Il Vaticano contro il “presidente” Kabila

Il Vaticano bacchetta Kabila

Il Vaticano annuncia l’annullamento della visita a Kinshasa di papa Francesco. Una presa di posizione forte, contro un presidente-dittatore. Una decisione importante sotto tanti punti di vista, che viene spiegata in maniera esaustiva e competente dal sito di approfondimento “L’Indro”. Una decisione presa da papa Francesco in persona, dopo che i negozioati fra i suoi vescovi e il Governo congolese, tesi a ripristinare una situazione di democrazia con regolari elezioni, si sono rivelati fallimentari.

Lascia decisamente poco spazio all’immaginazione l’ampio servizio dedicato all’argomento.

Il problema è che Kabila, al potere initerrotamente dal 2001, non accetta la Costituzione promulgata sotto la sua stessa presidenza: non accetta il fatto che dopo due mandati non si può ricandidare. Vuole il potere, vuole restare al comando del suo sventurato Paese. E lo ha fatto capire bene sin dalla metà del suo ultimo mandato, nel 2013. Leggendo l’articolo appare molto chiaro che ci troviamo davanti ad un presidente-dittatore, come tanti purtroppo ce ne sono in Africa.

Il potere in RDC

La Repubblica Democratica del Congo è un paese ricchissimo di risorse naturali, dall’acqua del fiume Congo al legname della foresta equatoriale, da minerali come oro, zinco, nichel, rame e diamanti, per arrivare al coltan, fondamentale per sviluppare la tecnologia dei nostri smartphone, tablet ed eletrodomestici vari.

Tutta questa ricchezza ha inevitabilmente attratto gli appettiti delle multinazionali occidentali, giochi di potere che hanno portato ad influenzare in qualche modo il governo congolese attraverso sostegno di tipo economico ma anche militare, come ad esempio la missione Monusco.

Insomma, che quello congolese non sia un governo stabile e che abbia necessitato delle stampelle offerte dalla Comunità internazionale è un dato di fatto.

 

Potere e adozioni

 

Ed è dal 2013 che scoppia, improvvisamente, la crisi delle adozioni in Congo, attraverso il blocco dell’uscita dei bambini. In un paese in cui si contano 4 milioni di bambini senza una famiglia, vengono scoperte delle irregolarità in alcune adozioni, irregolarità che riguardano ufficialmente bambini adottati negli Stati Uniti d’America, che hanno un sistema adottivo decisamente diverso da quello italiano. Sono oltre un migliaio le adozioni americane che rimangono in sospeso, con loro anche oltre 300 francesi, circa 180 italiane e, a seguire decrescendo, quelle di altri paesi come Olanda, Belgio, Germania, Inghilterra e anche Svizzera.

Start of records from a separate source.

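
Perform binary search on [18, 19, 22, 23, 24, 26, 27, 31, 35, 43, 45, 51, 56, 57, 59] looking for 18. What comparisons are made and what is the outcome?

Binary search for 18 in [18, 19, 22, 23, 24, 26, 27, 31, 35, 43, 45, 51, 56, 57, 59]:

lo=0, hi=14, mid=7, arr[mid]=31 -> 31 > 18, search left half
lo=0, hi=6, mid=3, arr[mid]=23 -> 23 > 18, search left half
lo=0, hi=2, mid=1, arr[mid]=19 -> 19 > 18, search left half
lo=0, hi=0, mid=0, arr[mid]=18 -> Found target at index 0!

Binary search finds 18 at index 0 after 4 comparisons. The search repeatedly halves the search space by comparing with the middle element.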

Irregolarità in procedure adottive che ci sono e che non vengono negate dal paese coinvolto, paese che ha un’influenza economica e politica non indifferente per il Governo. Oltre 1500 bambini bloccati, la maggior parte dei quali già figli per sentenza dei tribunali congolesi dei loro genitori adottivi.

Una vicenda che, singolarmente, viaggia parallelamente all’arrivo della scadenza del mandato di Joseph Kabila. Una blocco che stranamente si risolve quando il presidente della RDC ottiene la garanzia che non si arriverà a nuove elezioni entro la fine del 2016.

Coincidenze…

Ovviamente la fotografia politica scattata da L’indro e la durata della crisi del blocco delle adozioni sono solamente delle… coincidenze.

Non escludiamo a prescindere che possano esserci state irregolarità nelle procedure adottive. Ma chi, giustamente, pretende limpidezza e legalità in queste sicuramente non ha mai messo piede in Congo. Qualcuno, per il ruolo istituzionale che ricopriva, avrebbe dovuto farlo, per capire la reale situazione. Non è accaduto. Abbiamo sempre sostenuto che era il caso che ciò accadesse. Sarebbe potuto servire, anche se non a sbloccare direttamente la situazione, a capirne i contorni e il contesto.

L’amarezza e la convinzione che rimane in noi genitori adottivi è che la vicenda che ha coinvolto i nostri figli e le nostre famiglie, non sia certo dipesa da presunte irregolarità nei procedimenti adottivi, quanto da altri tipi di interessi che hanno visto i nostri figli utlizzati come merce di scambio.